Menurut Propp (1987: 24-27; cf. Scholes, 1977: 60-73; junus,
1988: 62-72), dalam struktur naratif yang penting bukanlah tokoh-tokoh,
melainkan aksi tokoh-tokoh yang selanjutnya disebut sebagai fungsi. Unsur yang
dianalisis adalah motif (elemen), unit terkecil yang membentuk tema.
b)
Claude Levi-Strauss
Claude Levi Strauss, seorang antropolog melakukan pendekatan
yang hampir sama dengan Vladimir Propp. Meskipun demikian, menurut Scholes
(1977: 59-70; cf. Junus, 1988: 64-65) keduanya tetap berbeda. Pertama,
apabila Propp memberikan perhatian pada cerita, Levi Strauss lebih banyak
memberikan perhatian pada mitos. Kedua, apabila Propp menilai cerita
sebagai kualitas estetis, Levi Strauss menilainya sebagai kualitas logis. Ketiga,
apabila Propp menggunakan konsep fungsi sebagai istilah kunci, atas dasar
asumsi linguistik seperti phone dan phoneme, Levi Strauss
mengembangkan istilah myth dan mytheme. Keempat, berbeda
dengan Propp yang memberikan perhatian pada naratif individual, Levi-Strauss
memberikan perhatian terhadap mitos yang terkandung dalam setiap dongeng, baik
secara bulat maupun fragmentaris. Menurutnya, mitos adalah naratif itu sendiri,
khususnya yang berkaitan dengan aspek-aspek kebudayaan tertentu.
c)
Tzevetan Tadorov
Tzvetan Todorov. Disamping memperjelas perbedaan
antara fabula dan sjuzhet,
Todorov (1985: 11-53) mengembangkan konsep historie dan discours
yang sejajar dengan fabula dan stuzhet. Dalam menganalisis
tokoh-tokoh, Todorov menyarankan untuk melakukannya melalui tiga dimensi,
yaitu: kehendak, komunikasi, dan partisipasi. Menurutnya, objek formal puitika
bukan interpretasi atau makna, melainkan struktur atau aspek kesastraan yang
terkandung dalam wacana.

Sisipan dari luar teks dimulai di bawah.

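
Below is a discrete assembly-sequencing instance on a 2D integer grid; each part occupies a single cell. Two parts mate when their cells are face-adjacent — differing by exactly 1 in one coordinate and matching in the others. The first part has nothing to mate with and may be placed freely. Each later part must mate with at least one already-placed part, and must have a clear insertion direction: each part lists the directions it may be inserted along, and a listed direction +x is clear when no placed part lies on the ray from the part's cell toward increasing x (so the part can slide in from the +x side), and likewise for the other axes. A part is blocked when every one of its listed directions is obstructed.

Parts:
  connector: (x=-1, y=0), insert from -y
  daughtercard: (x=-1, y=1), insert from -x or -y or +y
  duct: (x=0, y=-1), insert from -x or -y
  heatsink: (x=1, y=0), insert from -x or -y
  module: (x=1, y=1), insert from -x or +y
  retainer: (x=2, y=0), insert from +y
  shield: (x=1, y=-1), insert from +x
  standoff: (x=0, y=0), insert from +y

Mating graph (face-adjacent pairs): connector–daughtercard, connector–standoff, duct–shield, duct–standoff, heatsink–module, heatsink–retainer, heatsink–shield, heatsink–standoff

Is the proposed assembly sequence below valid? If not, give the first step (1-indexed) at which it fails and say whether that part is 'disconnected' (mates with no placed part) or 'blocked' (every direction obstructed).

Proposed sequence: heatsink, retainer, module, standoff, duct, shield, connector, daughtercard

1. heatsink@(1, 0) [-x clear] — {heatsink}
2. retainer@(2, 0) [+y clear] — {heatsink, retainer}
3. module@(1, 1) [-x clear] — {heatsink, module, retainer}
4. standoff@(0, 0) [+y clear] — {heatsink, module, retainer, standoff}
5. duct@(0, -1) [-x clear] — {duct, heatsink, module, retainer, standoff}
6. shield@(1, -1) [+x clear] — {duct, heatsink, module, retainer, shield, standoff}
7. connector@(-1, 0) [-y clear] — {connector, duct, heatsink, module, retainer, shield, standoff}
8. daughtercard@(-1, 1) [-x clear] — {connector, daughtercard, duct, heatsink, module, retainer, shield, standoff}

Valid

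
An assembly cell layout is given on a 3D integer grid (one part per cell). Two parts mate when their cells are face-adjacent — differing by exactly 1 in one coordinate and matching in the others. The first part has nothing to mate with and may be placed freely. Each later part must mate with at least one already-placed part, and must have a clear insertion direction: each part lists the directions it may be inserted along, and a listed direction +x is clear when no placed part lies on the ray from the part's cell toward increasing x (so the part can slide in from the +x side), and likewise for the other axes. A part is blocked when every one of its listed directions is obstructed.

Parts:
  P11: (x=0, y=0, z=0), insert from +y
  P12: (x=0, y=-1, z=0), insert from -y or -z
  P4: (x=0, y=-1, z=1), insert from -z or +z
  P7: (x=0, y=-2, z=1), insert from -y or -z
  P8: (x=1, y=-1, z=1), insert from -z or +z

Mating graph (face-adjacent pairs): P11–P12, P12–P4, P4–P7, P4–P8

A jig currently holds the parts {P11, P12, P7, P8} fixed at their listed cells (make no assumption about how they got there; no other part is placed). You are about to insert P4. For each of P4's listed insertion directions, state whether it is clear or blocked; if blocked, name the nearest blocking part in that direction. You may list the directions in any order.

+z: clear; -z: blocked by P12

-z: nearest on ray is P12@(0, -1, 0) ⇒ blocked
+z: ray from P4(0, -1, 1) has no placed part ⇒ clear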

Dalam analisis harus mempertimbangkan tiga aspek,
yaitu (1) aspek sintaksis, meneliti urutan peristiwa secara kronologis dan
logis, (2) aspek semantik, berkaitan dengan makna dan lambang, meneliti tema,
tokoh, dan latar, dan (4) aspek verbal, meneliti sarana-sarana seperti sudut
pandang, gaya bahasa, dan sebagainya.
d)
Algirdas Julien Greimas
Algridas
Julien Greimas adalah seorang ahli sastra yang berasal dari Perancis. Sebagai seorang
penganut teori struktural, ia telah berhasil mengembangkan teori strukturalisme
menjadi strukturalisme naratif dan memperkenalkan konsep satuan naratif
terkecil dalam karya sastra yang disebut aktan. Teori ini dikembangkan atas
dasar analogi-analogi struktural dalam Linguistik yang berasal dari Ferdinand
de Saussure, dan Greimas menerapkan teorinya dalam dongeng atau cerita rakyat
Rusia.
Aktan adalah sesuatu yang abstrak seperti cinta,
kebebasan, atau sekelompok tokoh. Pengertian aktan dihubungkan dengan satuan
sintaksis naratif, yaitu unsur sintaksis yang mempunyai fungsi– fungsi
tertentu. Fungsi itu sendiri dapat diartikan sebagai satuan dasar cerita yang
menerangkan tindakan bermakna yang membentuk narasi. Aktan dalam teori Greimas
menempati enam fungsi, yaitu (1) subjek, (2) objek, (3) pengirim atau sender , (4) penerima atau receiver , (5) penolong atau helper,
dan (6) penentang atau opposant. Keenam fungsi aktan yang juga dapat disebut
sebagai tiga pasangan oposisional tersebut, apabila disusun dalam
sebuah skema dapat digambarkan sebagai berikut. (Jabrohim, 1996:13)
Pengirim >
Objek < Penerima
Penolong > Subjek < Penentang
Tanda panah dalam skema
menjadi unsur penting yang menghubungkan fungsi sintaksis naratif
masing-masing aktan. Adapun penjelasan dari fungsi-fungsi tersebut adalah sebagai berikut.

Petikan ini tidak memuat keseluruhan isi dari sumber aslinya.